LA VIE EST UNE SOURCE DE PLAISIR. L’eau qui en jaillit est propre et pure, gage de bonheur. Sauf quand la racaille s’en mêle. Oui, partout où s’abreuve la canaille, les fontaines sont empoisonnées.
Je suis favorable à tout ce qui est propre, tout ce qui est pur. Mais je ne supporte pas de voir autour de moi la racaille : les bouches ricaneuses, les impurs et leur soif maladive.
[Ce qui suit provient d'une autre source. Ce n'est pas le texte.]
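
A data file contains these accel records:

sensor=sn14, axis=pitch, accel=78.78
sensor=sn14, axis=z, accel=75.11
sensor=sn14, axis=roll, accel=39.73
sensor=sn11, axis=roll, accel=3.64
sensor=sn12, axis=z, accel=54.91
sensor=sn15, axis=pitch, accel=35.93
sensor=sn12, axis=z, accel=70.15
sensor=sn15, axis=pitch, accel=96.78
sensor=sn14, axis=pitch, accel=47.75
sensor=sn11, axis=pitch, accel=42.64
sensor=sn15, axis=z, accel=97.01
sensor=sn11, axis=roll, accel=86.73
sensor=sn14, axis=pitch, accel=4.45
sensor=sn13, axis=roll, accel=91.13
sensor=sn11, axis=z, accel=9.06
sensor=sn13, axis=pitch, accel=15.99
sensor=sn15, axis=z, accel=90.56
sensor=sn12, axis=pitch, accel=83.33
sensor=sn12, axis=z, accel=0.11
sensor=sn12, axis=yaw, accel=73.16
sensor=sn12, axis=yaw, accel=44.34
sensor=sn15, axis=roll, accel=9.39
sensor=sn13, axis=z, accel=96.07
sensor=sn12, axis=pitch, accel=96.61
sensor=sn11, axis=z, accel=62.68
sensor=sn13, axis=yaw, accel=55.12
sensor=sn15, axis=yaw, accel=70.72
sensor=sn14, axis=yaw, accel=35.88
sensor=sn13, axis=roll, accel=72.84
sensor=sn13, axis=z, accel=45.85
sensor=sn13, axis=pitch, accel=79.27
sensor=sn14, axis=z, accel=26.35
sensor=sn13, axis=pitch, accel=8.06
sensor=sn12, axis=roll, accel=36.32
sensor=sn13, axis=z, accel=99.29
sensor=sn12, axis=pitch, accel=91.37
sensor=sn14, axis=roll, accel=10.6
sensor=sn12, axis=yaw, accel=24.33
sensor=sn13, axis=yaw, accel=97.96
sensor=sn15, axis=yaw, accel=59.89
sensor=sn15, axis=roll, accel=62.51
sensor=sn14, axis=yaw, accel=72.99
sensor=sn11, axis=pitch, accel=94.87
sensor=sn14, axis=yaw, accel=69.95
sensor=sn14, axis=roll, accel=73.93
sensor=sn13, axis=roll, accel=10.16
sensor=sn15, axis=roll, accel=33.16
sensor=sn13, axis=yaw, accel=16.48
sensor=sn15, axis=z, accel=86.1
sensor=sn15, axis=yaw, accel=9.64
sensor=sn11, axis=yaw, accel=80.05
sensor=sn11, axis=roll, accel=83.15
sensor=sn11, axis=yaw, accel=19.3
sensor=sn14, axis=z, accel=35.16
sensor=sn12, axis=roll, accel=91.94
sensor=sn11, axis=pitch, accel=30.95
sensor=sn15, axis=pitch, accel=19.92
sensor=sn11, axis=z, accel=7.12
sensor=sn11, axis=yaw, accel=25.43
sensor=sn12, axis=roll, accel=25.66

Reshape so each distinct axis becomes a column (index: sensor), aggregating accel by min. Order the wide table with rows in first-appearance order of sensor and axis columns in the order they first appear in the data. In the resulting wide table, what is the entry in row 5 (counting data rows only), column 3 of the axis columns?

10.16

With rows in first-appearance order of sensor, row 5 is sensor=sn13. axis columns in first-appearance order: pitch, z, roll, yaw; column 3 is roll.
Long rows with sensor=sn13, axis=roll: min(91.13, 72.84, 10.16) = 10.16.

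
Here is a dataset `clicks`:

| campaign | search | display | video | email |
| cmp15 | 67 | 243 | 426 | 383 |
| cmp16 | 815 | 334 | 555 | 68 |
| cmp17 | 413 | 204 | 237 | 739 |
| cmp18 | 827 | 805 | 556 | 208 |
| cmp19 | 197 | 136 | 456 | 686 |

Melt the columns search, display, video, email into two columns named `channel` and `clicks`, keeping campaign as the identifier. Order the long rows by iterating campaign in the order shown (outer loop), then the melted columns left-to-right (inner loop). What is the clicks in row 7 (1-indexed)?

20 rows total (5 × 4). Row 7: index ⌊(7-1)/4⌋ = 1 into campaign → cmp16; (7-1) mod 4 = 2 into the melted columns → video.
So row 7 is (cmp16, video, 555); clicks = 555.

555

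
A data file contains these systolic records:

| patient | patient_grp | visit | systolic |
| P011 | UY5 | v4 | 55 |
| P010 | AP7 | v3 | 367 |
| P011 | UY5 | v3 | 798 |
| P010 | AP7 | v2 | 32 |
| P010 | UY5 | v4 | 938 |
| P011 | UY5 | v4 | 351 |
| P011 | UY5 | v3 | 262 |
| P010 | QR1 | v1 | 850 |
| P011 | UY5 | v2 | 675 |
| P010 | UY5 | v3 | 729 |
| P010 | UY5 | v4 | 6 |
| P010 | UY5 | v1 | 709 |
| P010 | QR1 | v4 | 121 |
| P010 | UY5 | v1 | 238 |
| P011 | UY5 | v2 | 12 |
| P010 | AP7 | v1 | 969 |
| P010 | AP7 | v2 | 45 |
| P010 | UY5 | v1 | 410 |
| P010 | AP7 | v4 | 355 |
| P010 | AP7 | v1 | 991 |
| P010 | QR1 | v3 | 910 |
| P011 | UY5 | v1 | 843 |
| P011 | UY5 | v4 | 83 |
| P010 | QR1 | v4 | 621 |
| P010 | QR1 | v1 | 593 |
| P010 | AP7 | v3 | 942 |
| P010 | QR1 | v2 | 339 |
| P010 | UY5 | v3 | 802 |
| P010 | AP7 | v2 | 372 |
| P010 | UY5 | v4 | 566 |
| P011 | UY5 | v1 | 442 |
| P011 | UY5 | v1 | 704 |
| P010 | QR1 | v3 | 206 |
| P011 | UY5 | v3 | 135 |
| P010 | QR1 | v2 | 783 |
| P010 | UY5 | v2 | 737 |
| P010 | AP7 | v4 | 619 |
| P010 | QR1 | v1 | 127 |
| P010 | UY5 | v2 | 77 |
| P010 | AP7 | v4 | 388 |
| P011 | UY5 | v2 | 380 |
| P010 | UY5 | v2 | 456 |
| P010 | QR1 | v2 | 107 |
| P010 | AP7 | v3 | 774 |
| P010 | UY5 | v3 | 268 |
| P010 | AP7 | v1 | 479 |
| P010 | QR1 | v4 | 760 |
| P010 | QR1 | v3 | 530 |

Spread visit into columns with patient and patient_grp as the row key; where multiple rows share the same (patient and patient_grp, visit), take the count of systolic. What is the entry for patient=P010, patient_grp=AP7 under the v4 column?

3

Rows with patient=P010, patient_grp=AP7 and visit=v4: systolic values are 355, 619, 388.
3 rows match — count = 3.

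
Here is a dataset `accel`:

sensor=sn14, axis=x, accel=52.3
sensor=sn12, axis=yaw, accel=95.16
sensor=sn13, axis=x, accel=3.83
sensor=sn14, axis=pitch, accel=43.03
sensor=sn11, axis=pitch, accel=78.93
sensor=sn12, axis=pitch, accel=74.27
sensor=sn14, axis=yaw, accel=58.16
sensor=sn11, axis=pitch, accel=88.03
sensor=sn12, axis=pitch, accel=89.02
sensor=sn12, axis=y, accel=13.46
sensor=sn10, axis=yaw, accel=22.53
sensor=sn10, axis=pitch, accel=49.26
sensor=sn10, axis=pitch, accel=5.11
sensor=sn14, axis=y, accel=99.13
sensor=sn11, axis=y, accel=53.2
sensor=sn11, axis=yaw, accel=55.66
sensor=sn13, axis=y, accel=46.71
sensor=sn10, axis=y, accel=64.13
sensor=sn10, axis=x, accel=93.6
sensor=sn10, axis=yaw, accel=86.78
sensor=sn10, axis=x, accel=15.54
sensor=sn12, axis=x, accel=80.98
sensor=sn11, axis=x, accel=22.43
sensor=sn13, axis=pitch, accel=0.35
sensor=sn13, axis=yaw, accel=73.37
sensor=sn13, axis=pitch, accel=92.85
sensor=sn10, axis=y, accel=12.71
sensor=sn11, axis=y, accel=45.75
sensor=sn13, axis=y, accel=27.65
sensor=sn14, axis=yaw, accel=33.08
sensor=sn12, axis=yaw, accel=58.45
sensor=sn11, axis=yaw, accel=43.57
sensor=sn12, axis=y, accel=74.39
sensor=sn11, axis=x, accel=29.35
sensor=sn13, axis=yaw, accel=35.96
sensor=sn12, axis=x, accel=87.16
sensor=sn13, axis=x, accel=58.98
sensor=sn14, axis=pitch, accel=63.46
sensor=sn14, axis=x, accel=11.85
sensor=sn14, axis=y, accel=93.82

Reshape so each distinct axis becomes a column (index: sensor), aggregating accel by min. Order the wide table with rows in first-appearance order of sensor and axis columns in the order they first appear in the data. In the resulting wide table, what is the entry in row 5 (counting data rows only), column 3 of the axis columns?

5.11

With rows in first-appearance order of sensor, row 5 is sensor=sn10. axis columns in first-appearance order: x, yaw, pitch, y; column 3 is pitch.
Long rows with sensor=sn10, axis=pitch: min(49.26, 5.11) = 5.11.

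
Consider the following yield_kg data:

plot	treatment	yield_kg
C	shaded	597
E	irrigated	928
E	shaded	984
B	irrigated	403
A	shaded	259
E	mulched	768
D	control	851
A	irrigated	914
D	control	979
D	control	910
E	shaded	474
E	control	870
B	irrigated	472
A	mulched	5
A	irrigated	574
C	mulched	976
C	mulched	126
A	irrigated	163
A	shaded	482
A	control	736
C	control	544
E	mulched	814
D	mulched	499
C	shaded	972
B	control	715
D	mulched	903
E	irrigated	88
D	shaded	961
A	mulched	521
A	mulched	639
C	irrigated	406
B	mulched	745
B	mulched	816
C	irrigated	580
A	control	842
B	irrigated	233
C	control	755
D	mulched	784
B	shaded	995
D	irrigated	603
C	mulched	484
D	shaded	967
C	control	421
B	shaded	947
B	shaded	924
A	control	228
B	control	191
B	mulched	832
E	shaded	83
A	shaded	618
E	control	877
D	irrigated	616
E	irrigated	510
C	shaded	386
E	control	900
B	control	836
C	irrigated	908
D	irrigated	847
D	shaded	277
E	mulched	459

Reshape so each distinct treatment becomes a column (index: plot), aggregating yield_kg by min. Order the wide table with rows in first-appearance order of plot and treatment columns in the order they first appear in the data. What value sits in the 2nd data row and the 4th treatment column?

With rows in first-appearance order of plot, row 2 is plot=E. treatment columns in first-appearance order: shaded, irrigated, mulched, control; column 4 is control.
Long rows with plot=E, treatment=control: min(870, 877, 900) = 870.

870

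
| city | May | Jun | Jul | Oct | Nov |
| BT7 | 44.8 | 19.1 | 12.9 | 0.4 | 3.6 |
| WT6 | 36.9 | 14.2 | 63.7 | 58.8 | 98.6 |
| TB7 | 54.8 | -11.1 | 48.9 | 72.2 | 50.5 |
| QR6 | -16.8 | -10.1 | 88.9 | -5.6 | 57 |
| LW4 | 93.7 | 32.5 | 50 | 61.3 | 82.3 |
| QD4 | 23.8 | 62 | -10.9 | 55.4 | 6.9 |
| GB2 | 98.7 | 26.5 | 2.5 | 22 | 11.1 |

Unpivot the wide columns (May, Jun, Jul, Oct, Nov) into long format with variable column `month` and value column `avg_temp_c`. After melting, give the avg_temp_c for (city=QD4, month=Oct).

55.4

Unpivoting turns each (city, wide-column) pair into one long row.
The wide cell at row QD4, column Oct holds 55.4, so the long row (QD4, Oct) has avg_temp_c=55.4.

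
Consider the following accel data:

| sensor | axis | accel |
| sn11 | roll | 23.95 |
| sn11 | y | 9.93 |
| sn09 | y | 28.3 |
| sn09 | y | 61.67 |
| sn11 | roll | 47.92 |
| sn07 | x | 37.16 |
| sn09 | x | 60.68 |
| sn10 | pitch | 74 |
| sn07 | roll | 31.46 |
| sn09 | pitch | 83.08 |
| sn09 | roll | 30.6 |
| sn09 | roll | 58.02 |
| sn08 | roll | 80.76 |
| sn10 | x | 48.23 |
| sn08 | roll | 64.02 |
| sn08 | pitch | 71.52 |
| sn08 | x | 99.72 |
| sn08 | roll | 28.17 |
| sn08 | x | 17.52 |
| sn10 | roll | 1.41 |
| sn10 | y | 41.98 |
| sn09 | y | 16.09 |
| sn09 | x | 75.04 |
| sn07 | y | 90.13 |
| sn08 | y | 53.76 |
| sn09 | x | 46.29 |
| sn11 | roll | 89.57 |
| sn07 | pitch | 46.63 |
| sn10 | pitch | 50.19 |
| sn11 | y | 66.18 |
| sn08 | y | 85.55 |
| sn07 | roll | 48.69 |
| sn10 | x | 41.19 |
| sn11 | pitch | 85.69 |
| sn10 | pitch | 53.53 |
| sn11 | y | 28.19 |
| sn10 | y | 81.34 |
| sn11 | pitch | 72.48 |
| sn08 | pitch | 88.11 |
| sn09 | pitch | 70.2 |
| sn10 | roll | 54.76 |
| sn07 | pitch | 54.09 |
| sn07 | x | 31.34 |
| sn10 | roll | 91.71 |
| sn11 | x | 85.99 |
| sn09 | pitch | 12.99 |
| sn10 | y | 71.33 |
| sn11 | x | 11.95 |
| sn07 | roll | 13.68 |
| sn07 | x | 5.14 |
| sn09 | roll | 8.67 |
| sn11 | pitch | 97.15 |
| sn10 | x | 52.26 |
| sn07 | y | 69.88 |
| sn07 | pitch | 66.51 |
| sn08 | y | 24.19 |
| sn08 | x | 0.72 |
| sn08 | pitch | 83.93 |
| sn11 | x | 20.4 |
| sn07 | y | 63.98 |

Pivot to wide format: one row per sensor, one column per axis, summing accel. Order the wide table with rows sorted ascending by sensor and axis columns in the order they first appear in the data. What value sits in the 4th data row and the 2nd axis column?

194.65

With rows sorted ascending by sensor, row 4 is sensor=sn10. axis columns in first-appearance order: roll, y, x, pitch; column 2 is y.
Long rows with sensor=sn10, axis=y: 41.98 + 81.34 + 71.33 = 194.65.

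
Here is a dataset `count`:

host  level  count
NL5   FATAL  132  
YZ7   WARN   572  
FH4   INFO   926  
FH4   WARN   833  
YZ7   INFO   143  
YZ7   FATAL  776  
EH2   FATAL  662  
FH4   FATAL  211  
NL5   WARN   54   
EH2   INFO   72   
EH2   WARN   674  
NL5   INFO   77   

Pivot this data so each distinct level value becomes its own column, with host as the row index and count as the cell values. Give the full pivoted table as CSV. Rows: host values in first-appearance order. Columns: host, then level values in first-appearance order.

Columns: host plus the 3 distinct level values (FATAL, WARN, INFO).
For example, row NL5 column FATAL takes count=132 from the long row (NL5, FATAL).

host,FATAL,WARN,INFO
NL5,132,54,77
YZ7,776,572,143
FH4,211,833,926
EH2,662,674,72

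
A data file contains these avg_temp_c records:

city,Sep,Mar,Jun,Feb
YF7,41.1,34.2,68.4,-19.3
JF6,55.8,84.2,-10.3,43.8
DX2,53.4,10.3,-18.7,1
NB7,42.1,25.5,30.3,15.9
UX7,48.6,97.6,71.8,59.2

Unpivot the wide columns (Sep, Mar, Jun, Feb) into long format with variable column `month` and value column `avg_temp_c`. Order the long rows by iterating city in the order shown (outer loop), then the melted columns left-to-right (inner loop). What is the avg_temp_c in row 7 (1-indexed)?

20 rows total (5 × 4). Row 7: index ⌊(7-1)/4⌋ = 1 into city → JF6; (7-1) mod 4 = 2 into the melted columns → Jun.
So row 7 is (JF6, Jun, -10.3); avg_temp_c = -10.3.

-10.3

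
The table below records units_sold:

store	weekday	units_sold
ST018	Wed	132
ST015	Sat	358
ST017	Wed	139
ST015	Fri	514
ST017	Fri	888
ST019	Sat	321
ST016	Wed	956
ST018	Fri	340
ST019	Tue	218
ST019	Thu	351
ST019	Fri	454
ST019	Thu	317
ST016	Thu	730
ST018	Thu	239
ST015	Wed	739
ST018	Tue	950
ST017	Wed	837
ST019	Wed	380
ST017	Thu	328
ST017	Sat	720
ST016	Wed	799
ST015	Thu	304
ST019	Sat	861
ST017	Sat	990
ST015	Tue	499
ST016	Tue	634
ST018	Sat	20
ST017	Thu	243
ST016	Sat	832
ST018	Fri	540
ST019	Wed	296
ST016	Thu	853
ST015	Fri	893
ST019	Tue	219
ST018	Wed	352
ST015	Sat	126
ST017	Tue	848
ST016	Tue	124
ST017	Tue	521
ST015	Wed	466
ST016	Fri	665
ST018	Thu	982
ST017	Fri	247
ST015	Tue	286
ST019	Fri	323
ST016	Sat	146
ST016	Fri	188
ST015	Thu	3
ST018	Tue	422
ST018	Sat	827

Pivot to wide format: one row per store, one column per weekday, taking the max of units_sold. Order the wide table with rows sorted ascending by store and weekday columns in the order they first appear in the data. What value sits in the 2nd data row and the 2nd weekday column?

832

With rows sorted ascending by store, row 2 is store=ST016. weekday columns in first-appearance order: Wed, Sat, Fri, Tue, Thu; column 2 is Sat.
Long rows with store=ST016, weekday=Sat: max(832, 146) = 832.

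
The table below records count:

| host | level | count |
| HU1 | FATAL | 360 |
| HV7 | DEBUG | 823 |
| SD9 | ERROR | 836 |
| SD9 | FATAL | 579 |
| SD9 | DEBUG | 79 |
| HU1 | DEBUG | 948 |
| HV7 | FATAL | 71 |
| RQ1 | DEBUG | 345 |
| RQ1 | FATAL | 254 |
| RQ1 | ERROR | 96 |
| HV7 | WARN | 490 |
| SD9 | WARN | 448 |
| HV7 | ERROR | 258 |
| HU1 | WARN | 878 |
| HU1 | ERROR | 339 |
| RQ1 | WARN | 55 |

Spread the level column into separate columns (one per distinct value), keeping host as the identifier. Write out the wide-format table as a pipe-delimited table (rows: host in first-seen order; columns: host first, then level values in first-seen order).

| host | FATAL | DEBUG | ERROR | WARN |
| HU1 | 360 | 948 | 339 | 878 |
| HV7 | 71 | 823 | 258 | 490 |
| SD9 | 579 | 79 | 836 | 448 |
| RQ1 | 254 | 345 | 96 | 55 |

Columns: host plus the 4 distinct level values (FATAL, DEBUG, ERROR, WARN).
For example, row HU1 column FATAL takes count=360 from the long row (HU1, FATAL).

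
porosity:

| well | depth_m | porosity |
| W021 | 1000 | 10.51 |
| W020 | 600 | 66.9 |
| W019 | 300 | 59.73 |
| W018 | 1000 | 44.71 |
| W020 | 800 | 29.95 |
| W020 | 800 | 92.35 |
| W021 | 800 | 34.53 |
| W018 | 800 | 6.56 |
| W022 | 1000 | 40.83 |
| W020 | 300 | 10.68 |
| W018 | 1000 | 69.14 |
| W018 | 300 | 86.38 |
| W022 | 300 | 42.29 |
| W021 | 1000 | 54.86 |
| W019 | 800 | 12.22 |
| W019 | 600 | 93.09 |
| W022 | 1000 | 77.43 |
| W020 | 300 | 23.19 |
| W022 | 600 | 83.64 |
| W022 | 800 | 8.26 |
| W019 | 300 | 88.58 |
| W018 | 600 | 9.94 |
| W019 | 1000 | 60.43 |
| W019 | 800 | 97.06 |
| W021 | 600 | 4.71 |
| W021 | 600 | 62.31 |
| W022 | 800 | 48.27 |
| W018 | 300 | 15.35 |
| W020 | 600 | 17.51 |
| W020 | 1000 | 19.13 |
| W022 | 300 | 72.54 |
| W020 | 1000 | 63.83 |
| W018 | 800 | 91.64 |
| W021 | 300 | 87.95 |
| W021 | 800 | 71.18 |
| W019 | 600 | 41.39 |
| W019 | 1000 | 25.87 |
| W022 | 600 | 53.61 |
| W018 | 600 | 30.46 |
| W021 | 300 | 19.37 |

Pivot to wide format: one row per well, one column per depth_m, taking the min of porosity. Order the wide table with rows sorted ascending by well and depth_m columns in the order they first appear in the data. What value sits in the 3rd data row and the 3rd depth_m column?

With rows sorted ascending by well, row 3 is well=W020. depth_m columns in first-appearance order: 1000, 600, 300, 800; column 3 is 300.
Long rows with well=W020, depth_m=300: min(10.68, 23.19) = 10.68.

10.68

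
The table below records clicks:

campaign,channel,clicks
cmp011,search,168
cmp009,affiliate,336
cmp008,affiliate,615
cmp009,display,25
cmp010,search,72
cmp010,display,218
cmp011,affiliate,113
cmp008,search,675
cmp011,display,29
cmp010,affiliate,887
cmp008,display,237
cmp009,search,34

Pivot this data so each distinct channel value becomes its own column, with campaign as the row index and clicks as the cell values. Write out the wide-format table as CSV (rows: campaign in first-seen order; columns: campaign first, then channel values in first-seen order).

Columns: campaign plus the 3 distinct channel values (search, affiliate, display).
For example, row cmp011 column search takes clicks=168 from the long row (cmp011, search).

campaign,search,affiliate,display
cmp011,168,113,29
cmp009,34,336,25
cmp008,675,615,237
cmp010,72,887,218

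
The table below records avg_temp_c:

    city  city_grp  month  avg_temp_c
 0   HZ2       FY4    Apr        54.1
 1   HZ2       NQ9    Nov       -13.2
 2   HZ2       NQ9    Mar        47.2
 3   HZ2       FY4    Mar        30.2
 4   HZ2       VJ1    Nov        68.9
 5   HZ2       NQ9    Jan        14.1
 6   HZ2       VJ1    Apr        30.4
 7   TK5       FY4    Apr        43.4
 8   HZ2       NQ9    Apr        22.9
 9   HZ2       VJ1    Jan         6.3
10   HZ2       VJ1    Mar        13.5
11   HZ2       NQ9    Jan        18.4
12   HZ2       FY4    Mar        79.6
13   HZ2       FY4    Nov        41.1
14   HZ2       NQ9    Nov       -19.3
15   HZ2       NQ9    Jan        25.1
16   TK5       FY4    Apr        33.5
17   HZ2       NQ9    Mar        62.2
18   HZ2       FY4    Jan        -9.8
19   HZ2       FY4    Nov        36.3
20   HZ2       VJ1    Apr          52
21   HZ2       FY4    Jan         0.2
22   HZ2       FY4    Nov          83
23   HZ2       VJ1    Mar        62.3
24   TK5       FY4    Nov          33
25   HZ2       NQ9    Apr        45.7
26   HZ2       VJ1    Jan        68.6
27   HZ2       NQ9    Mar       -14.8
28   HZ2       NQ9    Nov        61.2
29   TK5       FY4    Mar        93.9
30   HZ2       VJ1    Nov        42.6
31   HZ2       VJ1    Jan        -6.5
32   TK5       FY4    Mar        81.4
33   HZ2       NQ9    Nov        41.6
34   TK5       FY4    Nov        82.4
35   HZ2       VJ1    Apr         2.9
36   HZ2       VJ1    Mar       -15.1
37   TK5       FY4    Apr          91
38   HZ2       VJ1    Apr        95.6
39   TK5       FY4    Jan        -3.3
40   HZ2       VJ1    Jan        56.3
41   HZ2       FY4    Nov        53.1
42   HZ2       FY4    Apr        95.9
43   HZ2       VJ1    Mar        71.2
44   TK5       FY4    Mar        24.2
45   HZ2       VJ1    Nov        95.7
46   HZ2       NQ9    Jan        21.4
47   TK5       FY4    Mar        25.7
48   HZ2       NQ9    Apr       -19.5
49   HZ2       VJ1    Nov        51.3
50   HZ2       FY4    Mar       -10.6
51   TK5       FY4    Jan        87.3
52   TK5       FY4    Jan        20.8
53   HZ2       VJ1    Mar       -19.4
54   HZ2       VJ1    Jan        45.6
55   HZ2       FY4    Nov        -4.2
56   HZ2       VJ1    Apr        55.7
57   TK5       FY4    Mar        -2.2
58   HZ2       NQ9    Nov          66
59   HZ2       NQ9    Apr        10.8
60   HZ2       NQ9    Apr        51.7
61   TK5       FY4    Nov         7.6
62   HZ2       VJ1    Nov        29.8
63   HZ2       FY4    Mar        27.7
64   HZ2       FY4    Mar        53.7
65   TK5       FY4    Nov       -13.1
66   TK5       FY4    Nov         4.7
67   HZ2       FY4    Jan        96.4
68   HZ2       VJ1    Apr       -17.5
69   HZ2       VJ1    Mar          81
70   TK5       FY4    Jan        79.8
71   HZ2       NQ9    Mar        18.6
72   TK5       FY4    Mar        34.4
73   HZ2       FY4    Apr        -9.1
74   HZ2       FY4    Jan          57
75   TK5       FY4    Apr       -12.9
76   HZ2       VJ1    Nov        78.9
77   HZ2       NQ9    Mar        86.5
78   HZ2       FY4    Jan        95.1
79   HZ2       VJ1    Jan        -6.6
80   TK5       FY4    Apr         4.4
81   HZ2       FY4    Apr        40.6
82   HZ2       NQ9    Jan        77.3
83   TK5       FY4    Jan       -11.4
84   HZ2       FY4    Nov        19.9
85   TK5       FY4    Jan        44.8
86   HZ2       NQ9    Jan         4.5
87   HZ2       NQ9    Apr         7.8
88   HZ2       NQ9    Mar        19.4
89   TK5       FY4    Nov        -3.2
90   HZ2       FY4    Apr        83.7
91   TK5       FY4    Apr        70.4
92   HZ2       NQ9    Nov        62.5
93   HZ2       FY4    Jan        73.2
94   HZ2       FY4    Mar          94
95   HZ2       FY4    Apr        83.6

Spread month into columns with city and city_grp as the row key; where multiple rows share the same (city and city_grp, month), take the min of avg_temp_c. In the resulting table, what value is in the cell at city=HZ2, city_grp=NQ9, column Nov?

-19.3

Rows with city=HZ2, city_grp=NQ9 and month=Nov: avg_temp_c values are -13.2, -19.3, 61.2, 41.6, 66, 62.5.
min(-13.2, -19.3, 61.2, 41.6, 66, 62.5) = -19.3.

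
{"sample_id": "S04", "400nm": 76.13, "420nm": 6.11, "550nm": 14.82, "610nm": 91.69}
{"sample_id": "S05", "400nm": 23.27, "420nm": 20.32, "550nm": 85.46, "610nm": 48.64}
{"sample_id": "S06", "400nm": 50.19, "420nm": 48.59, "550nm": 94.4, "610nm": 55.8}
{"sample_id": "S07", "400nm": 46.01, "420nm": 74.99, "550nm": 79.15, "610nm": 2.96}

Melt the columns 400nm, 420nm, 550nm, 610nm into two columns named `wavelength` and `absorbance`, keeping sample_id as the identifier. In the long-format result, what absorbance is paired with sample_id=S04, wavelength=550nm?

Unpivoting turns each (sample_id, wide-column) pair into one long row.
The wide cell at row S04, column 550nm holds 14.82, so the long row (S04, 550nm) has absorbance=14.82.

14.82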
Faibles, souffrant du manque, ils ont jeté leur œil au fond de la fontaine ; ils ont scruté la vie jusque dans ses moindres détails ; et ils ont fini par lui dire « non » et se mettre à chercher à la transformer à leur guise. Regardez : voilà que leur sourire défavorable brille hors de la fontaine.
Avec leur lubricité – drôle de lubricité, soif effrénée d’idéal –, ils ont empoisonné l’eau sainte de la vie. En aspirant à un monde parfait, en y rêvant et en mettant tout en œuvre pour l’atteindre, ils se sont déracinés du monde ici-bas. Et en appelant « plaisir » leurs sales rêves, ils ont fait plus encore : ils ont empoisonné les mots eux-mêmes. De sorte que tout le monde est désormais, inconsciemment, depuis son plus jeune âge, imprégné par la même soif, les mêmes rêves d’idéal.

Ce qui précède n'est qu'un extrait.